In 2006, another PAN candidate, Felipe Calderón, replaced Fox. Calderón understood that Mexico could no longer ignore the real danger posed to its own sovereignty by organized crime. Cooperation with U.S. law enforcement was ramped up. But the lion’s share of the task fell to Calderón and to his police and military.

What ensued was an unprecedented level of violence as the government disrupted established cartels and dozens of mini-wars broke out among the criminals. The net result has been almost 50,000 deaths – almost all from within the ranks of the drug dealers. Calderon’s get-tough policy still has the support of the majority of Mexicans, but the population is tired of daily reports of violence and, in many places, scared. Calderón’s tenacity is admirable, but it remains unclear whether his aggressive approach has actually lowered the flow of drugs to the north.

Whatever the actual achievements of Fox and Calderón, their elections changed Mexico and the impact on the U.S., in the form of greater economic interdependence and cooperation in a host of areas has been significant.

Now, Mexico approaches what will be the third election in this new chapter of its history. Polls indicate that Enrique Peña Nieto, the PRI candidate and governor of Mexico’s most economically powerful state, will likely triumph over Josefina Vázquez Mota of Calderón’s party and the leftist candidate Andrés Manuel López Obrador.

The winner will confront massive challenges that Mexico has not adequately addressed. And it is probable that the new president will, like his immediate predecessors, not be able to count on a legislative majority to help push through necessary reforms to make Mexico a modern competitive society.

The list of challenges is a long one. The public educational system is antiquated. The state-run petroleum company is going downhill, production is dropping and only an influx of private capital, prohibited by the Constitution, will be able to save Mexico from becoming a net importer of energy. The judicial and police systems are weak and riddled with corruption. The tax system is too heavily dependent on declining oil revenues and is poorly administered. And while Mexico’s middle class has grown significantly in recent years, still far too many live in poverty.

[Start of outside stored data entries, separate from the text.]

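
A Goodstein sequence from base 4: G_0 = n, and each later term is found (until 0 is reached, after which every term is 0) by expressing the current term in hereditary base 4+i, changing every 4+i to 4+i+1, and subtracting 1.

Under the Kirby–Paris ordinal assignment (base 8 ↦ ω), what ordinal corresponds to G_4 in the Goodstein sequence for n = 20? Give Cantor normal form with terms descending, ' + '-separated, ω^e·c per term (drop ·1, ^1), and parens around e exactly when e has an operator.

ω^2 + 1

G_0=20  [base 4] 4^2 + 4  →[4↦5]→  5^2 + 5 = 30  −1 ⇒ G_1=29
G_1=29  [base 5] 5^2 + 4  →[5↦6]→  6^2 + 4 = 40  −1 ⇒ G_2=39
G_2=39  [base 6] 6^2 + 3  →[6↦7]→  7^2 + 3 = 52  −1 ⇒ G_3=51
G_3=51  [base 7] 7^2 + 2  →[7↦8]→  8^2 + 2 = 66  −1 ⇒ G_4=65
G_4=65  [base 8] 8^2 + 1  →[8↦9]→  9^2 + 1 = 82  −1 ⇒ G_5=81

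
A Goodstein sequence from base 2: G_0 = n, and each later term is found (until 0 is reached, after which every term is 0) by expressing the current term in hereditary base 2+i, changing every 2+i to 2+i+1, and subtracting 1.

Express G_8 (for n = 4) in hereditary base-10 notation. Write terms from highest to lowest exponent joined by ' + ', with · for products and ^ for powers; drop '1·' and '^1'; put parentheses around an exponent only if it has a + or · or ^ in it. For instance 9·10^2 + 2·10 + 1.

G_0=4  [base 2] 2^2  →[2↦3]→  3^3 = 27  −1 ⇒ G_1=26
G_1=26  [base 3] 2·3^2 + 2·3 + 2  →[3↦4]→  2·4^2 + 2·4 + 2 = 42  −1 ⇒ G_2=41
G_2=41  [base 4] 2·4^2 + 2·4 + 1  →[4↦5]→  2·5^2 + 2·5 + 1 = 61  −1 ⇒ G_3=60
G_3=60  [base 5] 2·5^2 + 2·5  →[5↦6]→  2·6^2 + 2·6 = 84  −1 ⇒ G_4=83
G_4=83  [base 6] 2·6^2 + 6 + 5  →[6↦7]→  2·7^2 + 7 + 5 = 110  −1 ⇒ G_5=109
G_5=109  [base 7] 2·7^2 + 7 + 4  →[7↦8]→  2·8^2 + 8 + 4 = 140  −1 ⇒ G_6=139
G_6=139  [base 8] 2·8^2 + 8 + 3  →[8↦9]→  2·9^2 + 9 + 3 = 174  −1 ⇒ G_7=173
G_7=173  [base 9] 2·9^2 + 9 + 2  →[9↦10]→  2·10^2 + 10 + 2 = 212  −1 ⇒ G_8=211

2·10^2 + 10 + 1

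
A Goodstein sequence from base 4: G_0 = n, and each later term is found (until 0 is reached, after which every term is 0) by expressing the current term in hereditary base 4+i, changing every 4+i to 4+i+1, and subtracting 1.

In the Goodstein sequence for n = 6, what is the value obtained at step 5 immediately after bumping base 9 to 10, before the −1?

4

i=0: 6 = 4 + 2 (b=4); 4→5: 5 + 2 = 7; 7−1 = 6
i=1: 6 = 5 + 1 (b=5); 5→6: 6 + 1 = 7; 7−1 = 6
i=2: 6 = 6 (b=6); 6→7: 7 = 7; 7−1 = 6
i=3: 6 = 6 (b=7); 7→8: 6 = 6; 6−1 = 5
i=4: 5 = 5 (b=8); 8→9: 5 = 5; 5−1 = 4
i=5: 4 = 4 (b=9); 9→10: 4 = 4; 4−1 = 3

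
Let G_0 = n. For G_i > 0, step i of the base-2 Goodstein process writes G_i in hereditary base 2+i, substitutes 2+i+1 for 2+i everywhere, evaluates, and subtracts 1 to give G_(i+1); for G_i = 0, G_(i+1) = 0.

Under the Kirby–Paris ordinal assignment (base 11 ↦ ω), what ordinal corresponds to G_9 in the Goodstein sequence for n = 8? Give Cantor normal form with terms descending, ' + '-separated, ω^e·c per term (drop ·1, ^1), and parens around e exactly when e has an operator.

ω^ω·2 + ω^2·2 + ω

G_0 = 8. HB_2(8) = 2^(2 + 1). Bump = 81. G_1 = 80.
G_1 = 80. HB_3(80) = 2·3^3 + 2·3^2 + 2·3 + 2. Bump = 554. G_2 = 553.
G_2 = 553. HB_4(553) = 2·4^4 + 2·4^2 + 2·4 + 1. Bump = 6311. G_3 = 6310.
G_3 = 6310. HB_5(6310) = 2·5^5 + 2·5^2 + 2·5. Bump = 93396. G_4 = 93395.
G_4 = 93395. HB_6(93395) = 2·6^6 + 2·6^2 + 6 + 5. Bump = 1647196. G_5 = 1647195.
G_5 = 1647195. HB_7(1647195) = 2·7^7 + 2·7^2 + 7 + 4. Bump = 33554572. G_6 = 33554571.
G_6 = 33554571. HB_8(33554571) = 2·8^8 + 2·8^2 + 8 + 3. Bump = 774841152. G_7 = 774841151.
G_7 = 774841151. HB_9(774841151) = 2·9^9 + 2·9^2 + 9 + 2. Bump = 20000000212. G_8 = 20000000211.
G_8 = 20000000211. HB_10(20000000211) = 2·10^10 + 2·10^2 + 10 + 1. Bump = 570623341476. G_9 = 570623341475.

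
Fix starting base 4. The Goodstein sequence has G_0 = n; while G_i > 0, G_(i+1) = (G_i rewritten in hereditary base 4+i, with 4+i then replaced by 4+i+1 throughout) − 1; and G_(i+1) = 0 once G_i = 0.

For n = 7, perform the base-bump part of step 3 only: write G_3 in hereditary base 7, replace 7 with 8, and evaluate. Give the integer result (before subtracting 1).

G_0=7  [base 4] 4 + 3  →[4↦5]→  5 + 3 = 8  −1 ⇒ G_1=7
G_1=7  [base 5] 5 + 2  →[5↦6]→  6 + 2 = 8  −1 ⇒ G_2=7
G_2=7  [base 6] 6 + 1  →[6↦7]→  7 + 1 = 8  −1 ⇒ G_3=7
G_3=7  [base 7] 7  →[7↦8]→  8 = 8  −1 ⇒ G_4=7

8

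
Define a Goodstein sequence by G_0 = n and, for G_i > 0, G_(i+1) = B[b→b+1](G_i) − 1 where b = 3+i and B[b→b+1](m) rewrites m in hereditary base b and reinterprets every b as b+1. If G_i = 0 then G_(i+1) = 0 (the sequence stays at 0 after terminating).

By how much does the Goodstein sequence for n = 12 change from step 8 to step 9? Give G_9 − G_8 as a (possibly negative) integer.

6

12 —HB3→ 3^2 + 3 —bump→ 4^2 + 4 = 20 —(−1)→ 19
19 —HB4→ 4^2 + 3 —bump→ 5^2 + 3 = 28 —(−1)→ 27
27 —HB5→ 5^2 + 2 —bump→ 6^2 + 2 = 38 —(−1)→ 37
37 —HB6→ 6^2 + 1 —bump→ 7^2 + 1 = 50 —(−1)→ 49
49 —HB7→ 7^2 —bump→ 8^2 = 64 —(−1)→ 63
63 —HB8→ 7·8 + 7 —bump→ 7·9 + 7 = 70 —(−1)→ 69
69 —HB9→ 7·9 + 6 —bump→ 7·10 + 6 = 76 —(−1)→ 75
75 —HB10→ 7·10 + 5 —bump→ 7·11 + 5 = 82 —(−1)→ 81
81 —HB11→ 7·11 + 4 —bump→ 7·12 + 4 = 88 —(−1)→ 87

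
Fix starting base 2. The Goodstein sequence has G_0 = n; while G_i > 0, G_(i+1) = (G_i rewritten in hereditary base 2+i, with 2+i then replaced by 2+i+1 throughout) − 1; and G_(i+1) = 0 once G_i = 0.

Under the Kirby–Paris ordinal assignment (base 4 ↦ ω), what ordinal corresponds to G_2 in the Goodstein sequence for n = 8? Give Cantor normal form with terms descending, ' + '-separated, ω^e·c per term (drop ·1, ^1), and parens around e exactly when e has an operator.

step 0: 8 = 2^(2 + 1); sub 3 for 2: 3^(3 + 1); = 81; G_1 = 81−1 = 80
step 1: 80 = 2·3^3 + 2·3^2 + 2·3 + 2; sub 4 for 3: 2·4^4 + 2·4^2 + 2·4 + 2; = 554; G_2 = 554−1 = 553
step 2: 553 = 2·4^4 + 2·4^2 + 2·4 + 1; sub 5 for 4: 2·5^5 + 2·5^2 + 2·5 + 1; = 6311; G_3 = 6311−1 = 6310

ω^ω·2 + ω^2·2 + ω·2 + 1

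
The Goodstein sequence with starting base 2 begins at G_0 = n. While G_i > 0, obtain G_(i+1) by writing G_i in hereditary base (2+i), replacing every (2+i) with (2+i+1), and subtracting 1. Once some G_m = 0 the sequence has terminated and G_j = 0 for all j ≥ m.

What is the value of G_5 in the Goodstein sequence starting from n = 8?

1647195

G_0 = 8. HB_2(8) = 2^(2 + 1). Bump = 81. G_1 = 80.
G_1 = 80. HB_3(80) = 2·3^3 + 2·3^2 + 2·3 + 2. Bump = 554. G_2 = 553.
G_2 = 553. HB_4(553) = 2·4^4 + 2·4^2 + 2·4 + 1. Bump = 6311. G_3 = 6310.
G_3 = 6310. HB_5(6310) = 2·5^5 + 2·5^2 + 2·5. Bump = 93396. G_4 = 93395.
G_4 = 93395. HB_6(93395) = 2·6^6 + 2·6^2 + 6 + 5. Bump = 1647196. G_5 = 1647195.
G_5 = 1647195. HB_7(1647195) = 2·7^7 + 2·7^2 + 7 + 4. Bump = 33554572. G_6 = 33554571.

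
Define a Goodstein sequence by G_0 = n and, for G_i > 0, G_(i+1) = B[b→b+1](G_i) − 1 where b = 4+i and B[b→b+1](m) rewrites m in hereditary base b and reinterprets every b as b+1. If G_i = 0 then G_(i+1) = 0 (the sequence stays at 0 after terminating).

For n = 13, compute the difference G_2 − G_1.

[0] 13 ≡ 3·4 + 1 (base 4). Lift 5: 16. −1: 15.
[1] 15 ≡ 3·5 (base 5). Lift 6: 18. −1: 17.

2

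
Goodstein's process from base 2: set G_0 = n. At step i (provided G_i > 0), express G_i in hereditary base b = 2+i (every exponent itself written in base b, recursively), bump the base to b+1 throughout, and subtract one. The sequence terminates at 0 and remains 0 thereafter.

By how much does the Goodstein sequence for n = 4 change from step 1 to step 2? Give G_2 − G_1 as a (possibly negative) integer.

(0) 4|_2 = 2^2 ↦ 3^3|_3 = 27 ⇒ 26
(1) 26|_3 = 2·3^2 + 2·3 + 2 ↦ 2·4^2 + 2·4 + 2|_4 = 42 ⇒ 41

15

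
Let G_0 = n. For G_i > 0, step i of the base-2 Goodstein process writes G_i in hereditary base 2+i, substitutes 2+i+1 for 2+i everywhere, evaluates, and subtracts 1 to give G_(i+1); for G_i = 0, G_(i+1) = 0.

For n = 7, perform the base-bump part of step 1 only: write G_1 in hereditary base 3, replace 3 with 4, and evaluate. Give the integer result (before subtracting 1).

260

[0] 7 ≡ 2^2 + 2 + 1 (base 2). Lift 3: 31. −1: 30.
[1] 30 ≡ 3^3 + 3 (base 3). Lift 4: 260. −1: 259.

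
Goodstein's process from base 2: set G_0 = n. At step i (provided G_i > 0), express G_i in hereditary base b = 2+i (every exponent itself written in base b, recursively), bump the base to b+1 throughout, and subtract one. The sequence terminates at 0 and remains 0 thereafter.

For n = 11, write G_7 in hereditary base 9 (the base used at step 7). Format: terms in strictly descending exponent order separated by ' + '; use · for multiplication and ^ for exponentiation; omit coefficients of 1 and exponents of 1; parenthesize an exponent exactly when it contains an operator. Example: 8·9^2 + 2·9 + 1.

(0) 11|_2 = 2^(2 + 1) + 2 + 1 ↦ 3^(3 + 1) + 3 + 1|_3 = 85 ⇒ 84
(1) 84|_3 = 3^(3 + 1) + 3 ↦ 4^(4 + 1) + 4|_4 = 1028 ⇒ 1027
(2) 1027|_4 = 4^(4 + 1) + 3 ↦ 5^(5 + 1) + 3|_5 = 15628 ⇒ 15627
(3) 15627|_5 = 5^(5 + 1) + 2 ↦ 6^(6 + 1) + 2|_6 = 279938 ⇒ 279937
(4) 279937|_6 = 6^(6 + 1) + 1 ↦ 7^(7 + 1) + 1|_7 = 5764802 ⇒ 5764801
(5) 5764801|_7 = 7^(7 + 1) ↦ 8^(8 + 1)|_8 = 134217728 ⇒ 134217727
(6) 134217727|_8 = 7·8^8 + 7·8^7 + 7·8^6 + 7·8^5 + 7·8^4 + 7·8^3 + 7·8^2 + 7·8 + 7 ↦ 7·9^9 + 7·9^7 + 7·9^6 + 7·9^5 + 7·9^4 + 7·9^3 + 7·9^2 + 7·9 + 7|_9 = 2749609303 ⇒ 2749609302

7·9^9 + 7·9^7 + 7·9^6 + 7·9^5 + 7·9^4 + 7·9^3 + 7·9^2 + 7·9 + 6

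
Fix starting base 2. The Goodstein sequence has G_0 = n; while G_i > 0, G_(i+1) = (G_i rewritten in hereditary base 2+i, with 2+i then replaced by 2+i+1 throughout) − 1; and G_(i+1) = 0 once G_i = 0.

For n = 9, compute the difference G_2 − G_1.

942

i=0: 9 = 2^(2 + 1) + 1 (b=2); 2→3: 3^(3 + 1) + 1 = 82; 82−1 = 81
i=1: 81 = 3^(3 + 1) (b=3); 3→4: 4^(4 + 1) = 1024; 1024−1 = 1023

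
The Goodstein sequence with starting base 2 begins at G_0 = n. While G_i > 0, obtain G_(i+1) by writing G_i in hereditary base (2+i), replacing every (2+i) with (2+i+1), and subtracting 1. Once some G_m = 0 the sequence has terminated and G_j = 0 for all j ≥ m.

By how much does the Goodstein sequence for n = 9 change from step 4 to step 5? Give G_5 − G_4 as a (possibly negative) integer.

i=0: 9 = 2^(2 + 1) + 1 (b=2); 2→3: 3^(3 + 1) + 1 = 82; 82−1 = 81
i=1: 81 = 3^(3 + 1) (b=3); 3→4: 4^(4 + 1) = 1024; 1024−1 = 1023
i=2: 1023 = 3·4^4 + 3·4^3 + 3·4^2 + 3·4 + 3 (b=4); 4→5: 3·5^5 + 3·5^3 + 3·5^2 + 3·5 + 3 = 9843; 9843−1 = 9842
i=3: 9842 = 3·5^5 + 3·5^3 + 3·5^2 + 3·5 + 2 (b=5); 5→6: 3·6^6 + 3·6^3 + 3·6^2 + 3·6 + 2 = 140744; 140744−1 = 140743
i=4: 140743 = 3·6^6 + 3·6^3 + 3·6^2 + 3·6 + 1 (b=6); 6→7: 3·7^7 + 3·7^3 + 3·7^2 + 3·7 + 1 = 2471827; 2471827−1 = 2471826

2331083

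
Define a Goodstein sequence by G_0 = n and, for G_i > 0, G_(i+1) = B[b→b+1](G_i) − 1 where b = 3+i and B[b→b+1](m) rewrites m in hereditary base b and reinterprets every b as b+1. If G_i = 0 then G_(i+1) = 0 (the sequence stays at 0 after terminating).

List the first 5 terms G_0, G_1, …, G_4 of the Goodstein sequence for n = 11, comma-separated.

11, 17, 25, 35, 39

11 —HB3→ 3^2 + 2 —bump→ 4^2 + 2 = 18 —(−1)→ 17
17 —HB4→ 4^2 + 1 —bump→ 5^2 + 1 = 26 —(−1)→ 25
25 —HB5→ 5^2 —bump→ 6^2 = 36 —(−1)→ 35
35 —HB6→ 5·6 + 5 —bump→ 5·7 + 5 = 40 —(−1)→ 39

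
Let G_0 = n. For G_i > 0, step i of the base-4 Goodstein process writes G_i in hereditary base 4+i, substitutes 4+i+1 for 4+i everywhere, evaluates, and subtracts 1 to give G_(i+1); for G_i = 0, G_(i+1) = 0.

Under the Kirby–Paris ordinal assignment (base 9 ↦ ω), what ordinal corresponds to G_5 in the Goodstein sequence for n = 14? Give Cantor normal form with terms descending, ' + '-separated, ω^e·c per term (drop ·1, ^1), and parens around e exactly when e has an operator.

ω·2 + 4

G_0 = 14. HB_4(14) = 3·4 + 2. Bump = 17. G_1 = 16.
G_1 = 16. HB_5(16) = 3·5 + 1. Bump = 19. G_2 = 18.
G_2 = 18. HB_6(18) = 3·6. Bump = 21. G_3 = 20.
G_3 = 20. HB_7(20) = 2·7 + 6. Bump = 22. G_4 = 21.
G_4 = 21. HB_8(21) = 2·8 + 5. Bump = 23. G_5 = 22.
G_5 = 22. HB_9(22) = 2·9 + 4. Bump = 24. G_6 = 23.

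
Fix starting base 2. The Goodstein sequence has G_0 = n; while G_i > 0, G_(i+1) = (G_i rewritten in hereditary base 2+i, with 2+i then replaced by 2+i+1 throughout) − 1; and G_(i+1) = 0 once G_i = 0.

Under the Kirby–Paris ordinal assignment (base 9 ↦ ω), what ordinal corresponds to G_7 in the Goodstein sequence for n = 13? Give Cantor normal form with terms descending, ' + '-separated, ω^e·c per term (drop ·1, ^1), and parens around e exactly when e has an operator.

G_0 = 13. HB_2(13) = 2^(2 + 1) + 2^2 + 1. Bump = 109. G_1 = 108.
G_1 = 108. HB_3(108) = 3^(3 + 1) + 3^3. Bump = 1280. G_2 = 1279.
G_2 = 1279. HB_4(1279) = 4^(4 + 1) + 3·4^3 + 3·4^2 + 3·4 + 3. Bump = 16093. G_3 = 16092.
G_3 = 16092. HB_5(16092) = 5^(5 + 1) + 3·5^3 + 3·5^2 + 3·5 + 2. Bump = 280712. G_4 = 280711.
G_4 = 280711. HB_6(280711) = 6^(6 + 1) + 3·6^3 + 3·6^2 + 3·6 + 1. Bump = 5765999. G_5 = 5765998.
G_5 = 5765998. HB_7(5765998) = 7^(7 + 1) + 3·7^3 + 3·7^2 + 3·7. Bump = 134219480. G_6 = 134219479.
G_6 = 134219479. HB_8(134219479) = 8^(8 + 1) + 3·8^3 + 3·8^2 + 2·8 + 7. Bump = 3486786856. G_7 = 3486786855.
G_7 = 3486786855. HB_9(3486786855) = 9^(9 + 1) + 3·9^3 + 3·9^2 + 2·9 + 6. Bump = 100000003326. G_8 = 100000003325.

ω^(ω + 1) + ω^3·3 + ω^2·3 + ω·2 + 6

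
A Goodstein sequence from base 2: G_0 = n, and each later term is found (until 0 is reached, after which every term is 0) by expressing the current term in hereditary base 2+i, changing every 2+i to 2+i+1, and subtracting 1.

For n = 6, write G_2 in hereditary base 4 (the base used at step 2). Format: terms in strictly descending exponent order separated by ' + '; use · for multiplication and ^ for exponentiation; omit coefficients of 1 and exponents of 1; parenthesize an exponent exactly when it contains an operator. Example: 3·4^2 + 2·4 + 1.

4^4 + 1

i=0: 6 = 2^2 + 2 (b=2); 2→3: 3^3 + 3 = 30; 30−1 = 29
i=1: 29 = 3^3 + 2 (b=3); 3→4: 4^4 + 2 = 258; 258−1 = 257
i=2: 257 = 4^4 + 1 (b=4); 4→5: 5^5 + 1 = 3126; 3126−1 = 3125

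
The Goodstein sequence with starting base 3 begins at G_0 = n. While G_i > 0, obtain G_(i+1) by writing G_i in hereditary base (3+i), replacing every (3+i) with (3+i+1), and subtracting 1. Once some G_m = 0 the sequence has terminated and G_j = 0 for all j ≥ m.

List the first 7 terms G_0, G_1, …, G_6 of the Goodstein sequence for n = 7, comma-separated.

7, 8, 9, 9, 9, 9, 9

G_0 = 7. HB_3(7) = 2·3 + 1. Bump = 9. G_1 = 8.
G_1 = 8. HB_4(8) = 2·4. Bump = 10. G_2 = 9.
G_2 = 9. HB_5(9) = 5 + 4. Bump = 10. G_3 = 9.
G_3 = 9. HB_6(9) = 6 + 3. Bump = 10. G_4 = 9.
G_4 = 9. HB_7(9) = 7 + 2. Bump = 10. G_5 = 9.
G_5 = 9. HB_8(9) = 8 + 1. Bump = 10. G_6 = 9.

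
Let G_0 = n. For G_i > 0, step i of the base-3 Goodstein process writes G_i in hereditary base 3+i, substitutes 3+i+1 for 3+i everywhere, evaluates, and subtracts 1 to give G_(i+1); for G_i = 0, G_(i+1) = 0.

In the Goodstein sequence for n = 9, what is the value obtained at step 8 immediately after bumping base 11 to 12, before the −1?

28

[0] 9 ≡ 3^2 (base 3). Lift 4: 16. −1: 15.
[1] 15 ≡ 3·4 + 3 (base 4). Lift 5: 18. −1: 17.
[2] 17 ≡ 3·5 + 2 (base 5). Lift 6: 20. −1: 19.
[3] 19 ≡ 3·6 + 1 (base 6). Lift 7: 22. −1: 21.
[4] 21 ≡ 3·7 (base 7). Lift 8: 24. −1: 23.
[5] 23 ≡ 2·8 + 7 (base 8). Lift 9: 25. −1: 24.
[6] 24 ≡ 2·9 + 6 (base 9). Lift 10: 26. −1: 25.
[7] 25 ≡ 2·10 + 5 (base 10). Lift 11: 27. −1: 26.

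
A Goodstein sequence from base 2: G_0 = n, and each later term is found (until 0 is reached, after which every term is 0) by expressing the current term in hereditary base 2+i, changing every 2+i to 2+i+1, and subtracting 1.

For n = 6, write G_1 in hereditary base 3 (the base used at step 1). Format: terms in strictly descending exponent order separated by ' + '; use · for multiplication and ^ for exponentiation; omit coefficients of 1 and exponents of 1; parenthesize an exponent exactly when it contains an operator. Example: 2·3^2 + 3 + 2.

3^3 + 2

step 0: 6 = 2^2 + 2; sub 3 for 2: 3^3 + 3; = 30; G_1 = 30−1 = 29
step 1: 29 = 3^3 + 2; sub 4 for 3: 4^4 + 2; = 258; G_2 = 258−1 = 257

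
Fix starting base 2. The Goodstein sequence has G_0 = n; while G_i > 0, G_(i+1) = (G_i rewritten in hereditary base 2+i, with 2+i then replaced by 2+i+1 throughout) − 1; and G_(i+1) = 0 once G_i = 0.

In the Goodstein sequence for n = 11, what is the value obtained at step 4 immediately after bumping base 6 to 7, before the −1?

5764802

G_0=11  [base 2] 2^(2 + 1) + 2 + 1  →[2↦3]→  3^(3 + 1) + 3 + 1 = 85  −1 ⇒ G_1=84
G_1=84  [base 3] 3^(3 + 1) + 3  →[3↦4]→  4^(4 + 1) + 4 = 1028  −1 ⇒ G_2=1027
G_2=1027  [base 4] 4^(4 + 1) + 3  →[4↦5]→  5^(5 + 1) + 3 = 15628  −1 ⇒ G_3=15627
G_3=15627  [base 5] 5^(5 + 1) + 2  →[5↦6]→  6^(6 + 1) + 2 = 279938  −1 ⇒ G_4=279937
G_4=279937  [base 6] 6^(6 + 1) + 1  →[6↦7]→  7^(7 + 1) + 1 = 5764802  −1 ⇒ G_5=5764801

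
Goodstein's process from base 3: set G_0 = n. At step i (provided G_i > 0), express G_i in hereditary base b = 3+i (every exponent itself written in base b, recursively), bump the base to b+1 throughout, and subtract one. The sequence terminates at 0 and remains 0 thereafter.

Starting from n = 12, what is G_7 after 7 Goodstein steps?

G_0=12  [base 3] 3^2 + 3  →[3↦4]→  4^2 + 4 = 20  −1 ⇒ G_1=19
G_1=19  [base 4] 4^2 + 3  →[4↦5]→  5^2 + 3 = 28  −1 ⇒ G_2=27
G_2=27  [base 5] 5^2 + 2  →[5↦6]→  6^2 + 2 = 38  −1 ⇒ G_3=37
G_3=37  [base 6] 6^2 + 1  →[6↦7]→  7^2 + 1 = 50  −1 ⇒ G_4=49
G_4=49  [base 7] 7^2  →[7↦8]→  8^2 = 64  −1 ⇒ G_5=63
G_5=63  [base 8] 7·8 + 7  →[8↦9]→  7·9 + 7 = 70  −1 ⇒ G_6=69
G_6=69  [base 9] 7·9 + 6  →[9↦10]→  7·10 + 6 = 76  −1 ⇒ G_7=75
G_7=75  [base 10] 7·10 + 5  →[10↦11]→  7·11 + 5 = 82  −1 ⇒ G_8=81

75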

Mexico has changed in recent years, particularly since the advent of a competitive democracy marked by Fox’s election. But as yet, the fruits of those changes have been insufficient. The United States prospers when Mexico advances. A wealthier, more efficient Mexico with a more competent government is very much in our own interests. And that’s why the July 1 election merits our attention.

Davidow, ambassador to Mexico from 1998 to 2002 and former president of the Institute of the Americas at UCSD, is senior counselor, the Cohen Group.